Brennpunkt Schule
Eilzugstempo beim Lesenlernen Lehrstoff: Vielen Lehrern
fehlt der Mut zur Lücke
Werner Stangl, Institut für Pädagogik und
Psychologie der Uni Linz
Als Erziehungswissenschafter, der zukünftige Lehrer
ausbildet, als Psychologe und nicht zuletzt als Vater eines
Schulkindes finde ich Ihr Anliegen, etwas zur Verbesserung
unserer Schulen beizutragen, sehr lobenswert.
Es ist sicherlich richtig, daß die Kulturtechniken
Schreiben und Lesen sehr wichtig sind, aber das Problem
liegt gerade im Forcieren dieser Fertigkeiten in unseren
Volksschulen. Wie ich aus eigener Erfahrung (von meinem Sohn
und aus Kontakten mit Eltern anderer Kinder) weiß,
wird in den meisten unserer Volksschulen beim Erlernen von
Lesen und Schreiben ein solches Eilzugstempo an den Tag
gelegt (sämtliche Buchstaben in Schreibschrift bis
Weihnachten oder bis zum Ende des ersten Semesters!),
daß etwa die Hälfte der Schüler rettungslos
überfordert wird. Aufgrund dieses Tempos kommt es
unweigerlich dazu, daß eine Vertiefung unterbleibt.
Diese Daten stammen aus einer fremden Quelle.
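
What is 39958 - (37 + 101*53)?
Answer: 34568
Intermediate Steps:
39958 - (37 + 101*53) = 39958 - (37 + 5353) = 39958 - 1*5390 = 39958 - 5390 = 34568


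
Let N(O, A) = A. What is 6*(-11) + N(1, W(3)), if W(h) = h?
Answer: -63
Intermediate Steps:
6*(-11) + N(1, W(3)) = 6*(-11) + 3 = -66 + 3 = -63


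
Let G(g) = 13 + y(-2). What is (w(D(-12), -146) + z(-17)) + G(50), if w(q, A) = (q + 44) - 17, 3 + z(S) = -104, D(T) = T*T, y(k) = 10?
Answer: 87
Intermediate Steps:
D(T) = T**2
G(g) = 23 (G(g) = 13 + 10 = 23)
z(S) = -107 (z(S) = -3 - 104 = -107)
w(q, A) = 27 + q (w(q, A) = (44 + q) - 17 = 27 + q)
(w(D(-12), -146) + z(-17)) + G(50) = ((27 + (-12)**2) - 107) + 23 = ((27 + 144) - 107) + 23 = (171 - 107) + 23 = 64 + 23 = 87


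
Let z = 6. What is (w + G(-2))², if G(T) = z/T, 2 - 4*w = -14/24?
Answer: 12769/2304 ≈ 5.5421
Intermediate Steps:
w = 31/48 (w = ½ - (-7)/(2*24) = ½ - ¼*(-7/12) = ½ + 7/48 = 31/48 ≈ 0.64583)
G(T) = 6/T
(w + G(-2))² = (31/48 + 6/(-2))² = (31/48 + 6*(-½))² = (31/48 - 3)² = (-113/48)² = 12769/2304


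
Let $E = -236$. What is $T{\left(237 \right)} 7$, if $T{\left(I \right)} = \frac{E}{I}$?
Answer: $- \frac{1652}{237} \approx -6.9705$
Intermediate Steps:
$T{\left(I \right)} = - \frac{236}{I}$
$T{\left(237 \right)} 7 = - \frac{236}{237} \cdot 7 = \left(-236\right) \frac{1}{237} \cdot 7 = \left(- \frac{236}{237}\right) 7 = - \frac{1652}{237}$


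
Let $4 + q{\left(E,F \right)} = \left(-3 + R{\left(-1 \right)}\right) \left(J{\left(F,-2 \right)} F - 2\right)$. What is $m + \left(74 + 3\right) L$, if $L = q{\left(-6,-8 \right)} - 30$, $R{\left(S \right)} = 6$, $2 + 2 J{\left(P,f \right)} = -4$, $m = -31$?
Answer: $2433$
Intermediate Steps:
$J{\left(P,f \right)} = -3$ ($J{\left(P,f \right)} = -1 + \frac{1}{2} \left(-4\right) = -1 - 2 = -3$)
$q{\left(E,F \right)} = -10 - 9 F$ ($q{\left(E,F \right)} = -4 + \left(-3 + 6\right) \left(- 3 F - 2\right) = -4 + 3 \left(-2 - 3 F\right) = -4 - \left(6 + 9 F\right) = -10 - 9 F$)
$L = 32$ ($L = \left(-10 - -72\right) - 30 = \left(-10 + 72\right) - 30 = 62 - 30 = 32$)
$m + \left(74 + 3\right) L = -31 + \left(74 + 3\right) 32 = -31 + 77 \cdot 32 = -31 + 2464 = 2433$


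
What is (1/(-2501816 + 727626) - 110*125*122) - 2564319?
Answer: -7525792851611/1774190 ≈ -4.2418e+6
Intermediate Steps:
(1/(-2501816 + 727626) - 110*125*122) - 2564319 = (1/(-1774190) - 13750*122) - 2564319 = (-1/1774190 - 1677500) - 2564319 = -2976203725001/1774190 - 2564319 = -7525792851611/1774190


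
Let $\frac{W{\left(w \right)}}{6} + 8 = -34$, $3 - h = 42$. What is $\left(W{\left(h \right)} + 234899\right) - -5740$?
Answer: $240387$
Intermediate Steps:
$h = -39$ ($h = 3 - 42 = -39$)
$W{\left(w \right)} = -252$ ($W{\left(w \right)} = -48 + 6 \left(-34\right) = -48 - 204 = -252$)
$\left(W{\left(h \right)} + 234899\right) - -5740 = \left(-252 + 234899\right) - -5740 = 234647 + \left(5940 - 200\right) = 234647 + 5740 = 240387$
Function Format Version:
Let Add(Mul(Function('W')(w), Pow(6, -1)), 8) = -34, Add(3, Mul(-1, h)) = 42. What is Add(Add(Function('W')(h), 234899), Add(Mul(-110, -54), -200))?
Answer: 240387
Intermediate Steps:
h = -39 (h = Add(3, Mul(-1, 42)) = Add(3, -42) = -39)
Function('W')(w) = -252 (Function('W')(w) = Add(-48, Mul(6, -34)) = Add(-48, -204) = -252)
Add(Add(Function('W')(h), 234899), Add(Mul(-110, -54), -200)) = Add(Add(-252, 234899), Add(Mul(-110, -54), -200)) = Add(234647, Add(5940, -200)) = Add(234647, 5740) = 240387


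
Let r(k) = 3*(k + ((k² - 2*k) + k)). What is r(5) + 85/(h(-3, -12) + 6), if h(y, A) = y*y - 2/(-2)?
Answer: 1285/16 ≈ 80.313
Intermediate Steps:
r(k) = 3*k² (r(k) = 3*(k + (k² - k)) = 3*k²)
h(y, A) = 1 + y² (h(y, A) = y² - 2*(-½) = y² + 1 = 1 + y²)
r(5) + 85/(h(-3, -12) + 6) = 3*5² + 85/((1 + (-3)²) + 6) = 3*25 + 85/((1 + 9) + 6) = 75 + 85/(10 + 6) = 75 + 85/16 = 1285/16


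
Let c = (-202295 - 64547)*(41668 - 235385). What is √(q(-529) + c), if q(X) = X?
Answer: √51691831185 ≈ 2.2736e+5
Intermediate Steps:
c = 51691831714 (c = -266842*(-193717) = 51691831714)
√(q(-529) + c) = √(-529 + 51691831714) = √51691831185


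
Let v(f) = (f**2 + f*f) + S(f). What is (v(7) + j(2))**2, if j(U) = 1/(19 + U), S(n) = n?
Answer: 4866436/441 ≈ 11035.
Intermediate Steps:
v(f) = f + 2*f**2 (v(f) = (f**2 + f*f) + f = (f**2 + f**2) + f = 2*f**2 + f = f + 2*f**2)
(v(7) + j(2))**2 = (7*(1 + 2*7) + 1/(19 + 2))**2 = (7*(1 + 14) + 1/21)**2 = (7*15 + 1/21)**2 = (105 + 1/21)**2 = (2206/21)**2 = 4866436/441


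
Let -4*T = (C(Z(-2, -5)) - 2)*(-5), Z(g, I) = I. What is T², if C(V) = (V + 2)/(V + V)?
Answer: 289/64 ≈ 4.5156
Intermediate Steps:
C(V) = (2 + V)/(2*V) (C(V) = (2 + V)/((2*V)) = (2 + V)*(1/(2*V)) = (2 + V)/(2*V))
T = -17/8 (T = -((½)*(2 - 5)/(-5) - 2)*(-5)/4 = -((½)*(-⅕)*(-3) - 2)*(-5)/4 = -(3/10 - 2)*(-5)/4 = -(-17)*(-5)/40 = -¼*17/2 = -17/8 ≈ -2.1250)
T² = (-17/8)² = 289/64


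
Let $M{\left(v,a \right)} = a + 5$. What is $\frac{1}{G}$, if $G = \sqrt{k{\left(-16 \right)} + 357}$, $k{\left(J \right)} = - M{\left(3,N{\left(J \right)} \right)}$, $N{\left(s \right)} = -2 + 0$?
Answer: $\frac{\sqrt{354}}{354} \approx 0.053149$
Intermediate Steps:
$N{\left(s \right)} = -2$
$M{\left(v,a \right)} = 5 + a$
$k{\left(J \right)} = -3$ ($k{\left(J \right)} = - (5 - 2) = \left(-1\right) 3 = -3$)
$G = \sqrt{354}$ ($G = \sqrt{-3 + 357} = \sqrt{354} \approx 18.815$)
$\frac{1}{G} = \frac{1}{\sqrt{354}} = \frac{\sqrt{354}}{354}$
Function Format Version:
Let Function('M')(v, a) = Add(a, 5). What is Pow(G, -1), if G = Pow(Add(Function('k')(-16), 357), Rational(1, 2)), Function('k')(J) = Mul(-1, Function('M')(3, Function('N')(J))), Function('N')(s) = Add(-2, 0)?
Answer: Mul(Rational(1, 354), Pow(354, Rational(1, 2))) ≈ 0.053149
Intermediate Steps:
Function('N')(s) = -2
Function('M')(v, a) = Add(5, a)
Function('k')(J) = -3 (Function('k')(J) = Mul(-1, Add(5, -2)) = Mul(-1, 3) = -3)
G = Pow(354, Rational(1, 2)) (G = Pow(Add(-3, 357), Rational(1, 2)) = Pow(354, Rational(1, 2)) ≈ 18.815)
Pow(G, -1) = Pow(Pow(354, Rational(1, 2)), -1) = Mul(Rational(1, 354), Pow(354, Rational(1, 2)))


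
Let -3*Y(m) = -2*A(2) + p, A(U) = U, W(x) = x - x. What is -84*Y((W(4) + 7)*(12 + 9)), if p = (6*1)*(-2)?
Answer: -448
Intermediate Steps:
W(x) = 0
p = -12 (p = 6*(-2) = -12)
Y(m) = 16/3 (Y(m) = -(-2*2 - 12)/3 = -(-4 - 12)/3 = -⅓*(-16) = 16/3)
-84*Y((W(4) + 7)*(12 + 9)) = -84*16/3 = -448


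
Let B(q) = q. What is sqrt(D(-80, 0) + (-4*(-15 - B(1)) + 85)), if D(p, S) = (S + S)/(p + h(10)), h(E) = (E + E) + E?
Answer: sqrt(149) ≈ 12.207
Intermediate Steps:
h(E) = 3*E (h(E) = 2*E + E = 3*E)
D(p, S) = 2*S/(30 + p) (D(p, S) = (S + S)/(p + 3*10) = (2*S)/(p + 30) = (2*S)/(30 + p) = 2*S/(30 + p))
sqrt(D(-80, 0) + (-4*(-15 - B(1)) + 85)) = sqrt(2*0/(30 - 80) + (-4*(-15 - 1*1) + 85)) = sqrt(2*0/(-50) + (-4*(-15 - 1) + 85)) = sqrt(2*0*(-1/50) + (-4*(-16) + 85)) = sqrt(0 + (64 + 85)) = sqrt(0 + 149) = sqrt(149)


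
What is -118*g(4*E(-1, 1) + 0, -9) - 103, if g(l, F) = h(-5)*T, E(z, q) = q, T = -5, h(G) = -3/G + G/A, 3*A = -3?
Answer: 3201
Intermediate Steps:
A = -1 (A = (⅓)*(-3) = -1)
h(G) = -G - 3/G (h(G) = -3/G + G/(-1) = -3/G + G*(-1) = -3/G - G = -G - 3/G)
g(l, F) = -28 (g(l, F) = (-1*(-5) - 3/(-5))*(-5) = (5 - 3*(-⅕))*(-5) = (5 + ⅗)*(-5) = (28/5)*(-5) = -28)
-118*g(4*E(-1, 1) + 0, -9) - 103 = -118*(-28) - 103 = 3304 - 103 = 3201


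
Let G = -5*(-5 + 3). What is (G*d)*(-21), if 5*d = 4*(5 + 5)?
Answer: -1680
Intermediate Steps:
G = 10 (G = -5*(-2) = 10)
d = 8 (d = (4*(5 + 5))/5 = (4*10)/5 = (⅕)*40 = 8)
(G*d)*(-21) = (10*8)*(-21) = 80*(-21) = -1680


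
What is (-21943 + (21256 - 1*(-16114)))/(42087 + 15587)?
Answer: 15427/57674 ≈ 0.26749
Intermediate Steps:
(-21943 + (21256 - 1*(-16114)))/(42087 + 15587) = (-21943 + (21256 + 16114))/57674 = (-21943 + 37370)*(1/57674) = 15427*(1/57674) = 15427/57674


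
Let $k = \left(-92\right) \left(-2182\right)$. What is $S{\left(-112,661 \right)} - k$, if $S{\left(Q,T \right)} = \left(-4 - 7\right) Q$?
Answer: $-199512$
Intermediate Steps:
$S{\left(Q,T \right)} = - 11 Q$
$k = 200744$
$S{\left(-112,661 \right)} - k = \left(-11\right) \left(-112\right) - 200744 = 1232 - 200744 = -199512$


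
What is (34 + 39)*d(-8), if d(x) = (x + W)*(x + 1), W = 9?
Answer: -511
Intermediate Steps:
d(x) = (1 + x)*(9 + x) (d(x) = (x + 9)*(x + 1) = (9 + x)*(1 + x) = (1 + x)*(9 + x))
(34 + 39)*d(-8) = (34 + 39)*(9 + (-8)**2 + 10*(-8)) = 73*(9 + 64 - 80) = 73*(-7) = -511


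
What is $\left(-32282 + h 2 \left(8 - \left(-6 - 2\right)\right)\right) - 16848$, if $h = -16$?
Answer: $-49642$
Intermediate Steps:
$\left(-32282 + h 2 \left(8 - \left(-6 - 2\right)\right)\right) - 16848 = \left(-32282 + \left(-16\right) 2 \left(8 - \left(-6 - 2\right)\right)\right) - 16848 = \left(-32282 - 32 \left(8 - \left(-6 - 2\right)\right)\right) - 16848 = \left(-32282 - 32 \left(8 - -8\right)\right) - 16848 = \left(-32282 - 32 \left(8 + 8\right)\right) - 16848 = \left(-32282 - 512\right) - 16848 = -32794 - 16848 = -49642$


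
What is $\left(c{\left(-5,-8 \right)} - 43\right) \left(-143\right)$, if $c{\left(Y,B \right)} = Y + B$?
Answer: $8008$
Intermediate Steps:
$c{\left(Y,B \right)} = B + Y$
$\left(c{\left(-5,-8 \right)} - 43\right) \left(-143\right) = \left(\left(-8 - 5\right) - 43\right) \left(-143\right) = \left(-13 - 43\right) \left(-143\right) = \left(-56\right) \left(-143\right) = 8008$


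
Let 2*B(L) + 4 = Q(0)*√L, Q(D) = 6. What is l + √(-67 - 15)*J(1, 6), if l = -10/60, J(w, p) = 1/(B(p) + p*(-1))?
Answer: -⅙ - 4*I*√82/5 - 3*I*√123/5 ≈ -0.16667 - 13.899*I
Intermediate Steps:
B(L) = -2 + 3*√L (B(L) = -2 + (6*√L)/2 = -2 + 3*√L)
J(w, p) = 1/(-2 - p + 3*√p) (J(w, p) = 1/((-2 + 3*√p) + p*(-1)) = 1/((-2 + 3*√p) - p) = 1/(-2 - p + 3*√p))
l = -⅙ (l = -10*1/60 = -⅙ ≈ -0.16667)
l + √(-67 - 15)*J(1, 6) = -⅙ + √(-67 - 15)*(-1/(2 + 6 - 3*√6)) = -⅙ + √(-82)*(-1/(8 - 3*√6)) = -⅙ + (I*√82)*(-1/(8 - 3*√6)) = -⅙ - I*√82/(8 - 3*√6)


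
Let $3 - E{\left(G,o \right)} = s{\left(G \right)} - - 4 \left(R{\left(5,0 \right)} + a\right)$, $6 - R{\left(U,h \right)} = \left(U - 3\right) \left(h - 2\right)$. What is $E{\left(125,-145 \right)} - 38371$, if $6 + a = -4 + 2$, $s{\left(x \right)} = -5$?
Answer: $-38371$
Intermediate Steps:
$R{\left(U,h \right)} = 6 - \left(-3 + U\right) \left(-2 + h\right)$ ($R{\left(U,h \right)} = 6 - \left(U - 3\right) \left(h - 2\right) = 6 - \left(-3 + U\right) \left(-2 + h\right)$)
$a = -8$ ($a = -6 + \left(-4 + 2\right) = -6 - 2 = -8$)
$E{\left(G,o \right)} = 0$ ($E{\left(G,o \right)} = 3 - \left(-5 - - 4 \left(\left(2 \cdot 5 + 3 \cdot 0 - 5 \cdot 0\right) - 8\right)\right) = 3 - \left(-5 - - 4 \left(\left(10 + 0 + 0\right) - 8\right)\right) = 3 - \left(-5 - - 4 \left(10 - 8\right)\right) = 3 - \left(-5 - \left(-4\right) 2\right) = 3 - \left(-5 - -8\right) = 3 - \left(-5 + 8\right) = 3 - 3 = 0$)
$E{\left(125,-145 \right)} - 38371 = 0 - 38371 = -38371$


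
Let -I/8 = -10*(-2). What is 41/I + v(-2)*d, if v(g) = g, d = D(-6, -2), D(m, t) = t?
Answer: 599/160 ≈ 3.7438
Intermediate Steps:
I = -160 (I = -(-80)*(-2) = -8*20 = -160)
d = -2
41/I + v(-2)*d = 41/(-160) - 2*(-2) = 41*(-1/160) + 4 = -41/160 + 4 = 599/160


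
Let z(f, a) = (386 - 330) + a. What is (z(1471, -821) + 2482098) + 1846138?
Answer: 4327471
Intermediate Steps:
z(f, a) = 56 + a
(z(1471, -821) + 2482098) + 1846138 = ((56 - 821) + 2482098) + 1846138 = (-765 + 2482098) + 1846138 = 2481333 + 1846138 = 4327471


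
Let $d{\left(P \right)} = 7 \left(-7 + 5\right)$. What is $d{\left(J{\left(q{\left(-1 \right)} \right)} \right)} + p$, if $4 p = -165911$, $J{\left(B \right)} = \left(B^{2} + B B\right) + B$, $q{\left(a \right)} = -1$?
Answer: $- \frac{165967}{4} \approx -41492.0$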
Die Kinder hetzen schon zum nächsten Buchstaben, bevor
sie den letzten auch wirklich gelernt haben. Das ist die
beste Methode, die von allen beklagten Lese- und
Rechtschreibschwächen geradezu zu "züchten!"
Die Frage nach der Entrümpelung der Lehrpläne
ist etwa für den Bereich der Volksschulen nach dem
letzten Rahmenlehrplan obsolet. Das Problem in diesem
Zusammenhang ist nur, daß Lehrer oft einfach nicht den
Mut haben, einen Absatz davon auszulassen, einen bloß
als Beispiel gedachten Lehrinhalt auch als Möglichkeit
und nicht als Pflichtpensum zu verstehen. Der berühmte
"Mut zur Lücke" wird nach meiner Erfahrung vor allem
von Schulleitern nicht gewürdigt, sondern schlicht mit
dem Versagen eines Lehrers gleichgesetzt. Bei der
Beurteilung der Qualifikation von Lehrern wird nur
berücksichtigt, ob sie ihren Stoff durchbringen, aber
nicht, unter welchen Bedingungen sie arbeiten müssen.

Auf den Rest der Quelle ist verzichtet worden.